Free Speech

Hobbes' Leviathan and Thousands of Others Were Off-Limits to Catholics

Leviathan was a challenge to the governing independence of the Holy See.


The Index Librorum Prohibitorum was a running list of books deemed heretical, blasphemous, or otherwise morally dangerous by the Roman Catholic Church. First published in the 16th century, the Index was ostensibly a response to the Reformation, but its scope went far beyond Protestant theology. More than 4,000 titles would eventually appear on the list, including such literary classics as John Milton's Paradise Lost and Victor Hugo's The Hunchback of Notre-Dame; scientific works by Nicolaus Copernicus and Charles Darwin; even The History of the Decline and Fall of the Roman Empire.

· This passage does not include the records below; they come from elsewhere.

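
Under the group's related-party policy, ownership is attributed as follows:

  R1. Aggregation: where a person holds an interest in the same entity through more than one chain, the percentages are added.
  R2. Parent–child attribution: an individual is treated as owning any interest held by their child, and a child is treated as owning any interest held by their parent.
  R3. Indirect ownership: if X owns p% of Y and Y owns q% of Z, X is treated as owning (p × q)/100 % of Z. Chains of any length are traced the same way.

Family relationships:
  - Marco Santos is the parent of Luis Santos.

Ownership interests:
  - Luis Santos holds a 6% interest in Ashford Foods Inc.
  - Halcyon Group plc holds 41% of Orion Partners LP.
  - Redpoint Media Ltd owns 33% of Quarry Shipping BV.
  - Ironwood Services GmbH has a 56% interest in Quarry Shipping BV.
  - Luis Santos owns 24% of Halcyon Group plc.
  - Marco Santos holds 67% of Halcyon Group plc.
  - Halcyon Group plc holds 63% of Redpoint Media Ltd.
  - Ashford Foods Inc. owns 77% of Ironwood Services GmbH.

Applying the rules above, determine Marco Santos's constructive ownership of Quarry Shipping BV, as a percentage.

21.5061%

By parent–child attribution (R2), Marco Santos is treated as also owning Luis Santos's interest in Halcyon Group plc, giving 67% + 24% = 91%.
By parent–child attribution (R2), Marco Santos is treated as owning Luis Santos's 6% interest in Ashford Foods Inc.
Chain via Halcyon Group plc → Redpoint Media Ltd (R3): 91% × 63% × 33% = 18.9189% of Quarry Shipping BV.
Chain via Ashford Foods Inc. → Ironwood Services GmbH (R3): 6% × 77% × 56% = 2.5872% of Quarry Shipping BV.
Aggregating (R1): 18.9189% + 2.5872% = 21.5061%.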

Political philosophy, too, sometimes made the ignominious cut: The complete works of Thomas Hobbes were added in 1649. Besides containing explicit attacks on various teachings and practices of "the Church of Rome," his Leviathan was a challenge to the governing independence of the Holy See. By defending an absolute (civil) sovereign with power to decide even religious matters, Hobbes ran up against the Church's insistence that it alone was Christendom's spiritual authority.

The Holy See did not merely warn Catholics about doctrinally objectionable content, a service an ecclesiastical body might reasonably be expected to perform. For hundreds of years, with full force of canon law, it prohibited believers from reading or possessing works on the list, punishable by excommunication. (This is not to say the rule was always strictly enforced.)

The fact that Hobbes' works were among those banned points to the problem of such a heavy-handed approach. Today, high school students in the United States and elsewhere study Leviathan alongside John Locke's Two Treatises of Government (which was not listed on the Index, though other Locke works were). It would be difficult to understand the origins of liberal democracy without a view of the social contract theory that so influenced America's Founding Fathers. To prohibit Catholics from engaging with the intellectual history that underpins the modern social order would be a true civic loss.

Happily, Pope Paul VI discontinued the Index in 1966. The Holy See still exhorts faithful Catholics "to be on their guard against written materials that can put faith and good conduct in danger," and the Church may still "reprove" works it considers heretical. But the list and its canonical penalties are no more.